# Plant IDs



## marsman_009 (Apr 15, 2013)

I've just wanted to make sure,is this echinodorus tenellus?


tks for helping


----------



## Cavan Allen (Jul 22, 2004)

The chain swords have been moved to the genus Helanthium. That said, it's probably one of them, but it's hard to tell which one from the photos. Perhaps some sharper photos or wait a bit as it adapts? It looks like it was just planted from emersed plants.


----------



## marsman_009 (Apr 15, 2013)

More pics here ^^,so busy!i started to think these plants can be Lilaeopsis mauritiana





my outdoor field,15 runners within 2 weeks


----------



## miremonster (Mar 26, 2006)

I can't see a difference to the plants in Your first pics at the moment. Maybe the common Helanthium tenellum = Echinodorus tenellus still in the emersed form, too, that plant has rather dark/green/reddish submerged leaves. As Cavan wrote, let's wait for submerged growth.
Was it labeled with any name? As Lilaeopsis mauritiana?


----------



## marsman_009 (Apr 15, 2013)

tks monster,it's labeled as E.tenellus,can emerse form produre runners, i got 15 runners now in my out door "tank"


----------



## miremonster (Mar 26, 2006)

Yes, they make runners also emersed, although, maybe, more vigorously under water.

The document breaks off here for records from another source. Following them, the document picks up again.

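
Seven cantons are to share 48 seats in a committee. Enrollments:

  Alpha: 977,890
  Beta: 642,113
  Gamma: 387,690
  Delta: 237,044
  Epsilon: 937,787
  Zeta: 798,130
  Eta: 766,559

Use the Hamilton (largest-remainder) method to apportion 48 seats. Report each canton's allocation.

Alpha: 10, Beta: 7, Gamma: 4, Delta: 2, Epsilon: 9, Zeta: 8, Eta: 8

Standard divisor: 4747213 ÷ 48 ≈ 98900.271.
Standard quotas: Alpha 9.8876, Beta 6.4925, Gamma 3.9200, Delta 2.3968, Epsilon 9.4821, Zeta 8.0700, Eta 7.7508.
Lower quotas: Alpha 9, Beta 6, Gamma 3, Delta 2, Epsilon 9, Zeta 8, Eta 7 (sum 44, leaving 4 seats).
Remainders in descending order: Gamma 0.9200, Alpha 0.8876, Eta 0.7508, Beta 0.4925, Epsilon 0.4821, Delta 0.3968, Zeta 0.0700.
Largest remainders: Gamma, Alpha, Eta, Beta receive the extra seats.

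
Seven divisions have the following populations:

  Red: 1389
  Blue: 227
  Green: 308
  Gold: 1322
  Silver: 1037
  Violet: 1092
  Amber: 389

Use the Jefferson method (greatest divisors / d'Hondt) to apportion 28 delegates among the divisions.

Standard divisor 5764/28 ≈ 205.857; standard quotas: Red 6.747, Blue 1.103, Green 1.496, Gold 6.422, Silver 5.037, Violet 5.305, Amber 1.890.
Rounding down gives 6, 1, 1, 6, 5, 5, 1 = 25 seats, so the divisor must be adjusted.
With modified divisor 185: modified quotas Red 7.508, Blue 1.227, Green 1.665, Gold 7.146, Silver 5.605, Violet 5.903, Amber 2.103.
Rounding down: Red 7, Blue 1, Green 1, Gold 7, Silver 5, Violet 5, Amber 2 (total 28).

Red: 7, Blue: 1, Green: 1, Gold: 7, Silver: 5, Violet: 5, Amber: 2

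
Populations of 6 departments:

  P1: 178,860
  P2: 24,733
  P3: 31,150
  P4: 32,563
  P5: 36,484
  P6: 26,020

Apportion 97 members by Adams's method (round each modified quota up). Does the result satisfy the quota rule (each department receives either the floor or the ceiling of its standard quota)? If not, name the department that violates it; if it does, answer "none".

P1

Standard quotas: P1 52.604, P2 7.274, P3 9.161, P4 9.577, P5 10.730, P6 7.653.
Adams allocation: P1 51, P2 8, P3 9, P4 10, P5 11, P6 8.
P1 has quota 52.604 (lower 52, upper 53) but receives 51 — outside the quota interval.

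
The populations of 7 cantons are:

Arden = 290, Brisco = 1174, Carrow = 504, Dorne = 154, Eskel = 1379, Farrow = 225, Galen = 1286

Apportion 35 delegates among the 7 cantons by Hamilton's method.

Arden 2; Brisco 8; Carrow 3; Dorne 1; Eskel 10; Farrow 2; Galen 9

Standard divisor: 5012 ÷ 35 ≈ 143.2.
Standard quotas: Arden 2.025, Brisco 8.198, Carrow 3.520, Dorne 1.075, Eskel 9.630, Farrow 1.571, Galen 8.980.
Lower quotas: Arden 2, Brisco 8, Carrow 3, Dorne 1, Eskel 9, Farrow 1, Galen 8 (sum 32, leaving 3 seats).
Remainders in descending order: Galen 0.980, Eskel 0.630, Farrow 0.571, Carrow 0.520, Brisco 0.198, Dorne 0.075, Arden 0.025.
Largest remainders: Galen, Eskel, Farrow receive the extra seats.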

I've had a variant of Helanthium bolivianum (Echinodorus bolivianus), formerly known as Echinodorus austroamericanus, that produced runners only submerged and grew tufted as emersed plant, but that wasn't the case in other Helanthiums.
You may count on flowers on the emersed plants in Your outdoor tank, then it would become really clear if You have a Helanthium (probable) or a Lilaeopsis.


----------



## marsman_009 (Apr 15, 2013)

tks,but after all helanthium and lilaeopis can "live", just live i'm not expecting more^^,well without CO2 right?My wife throw my CO2 tank and Excel away because we have kid and she doesn't want those "dangerous things" inside the house LOL


----------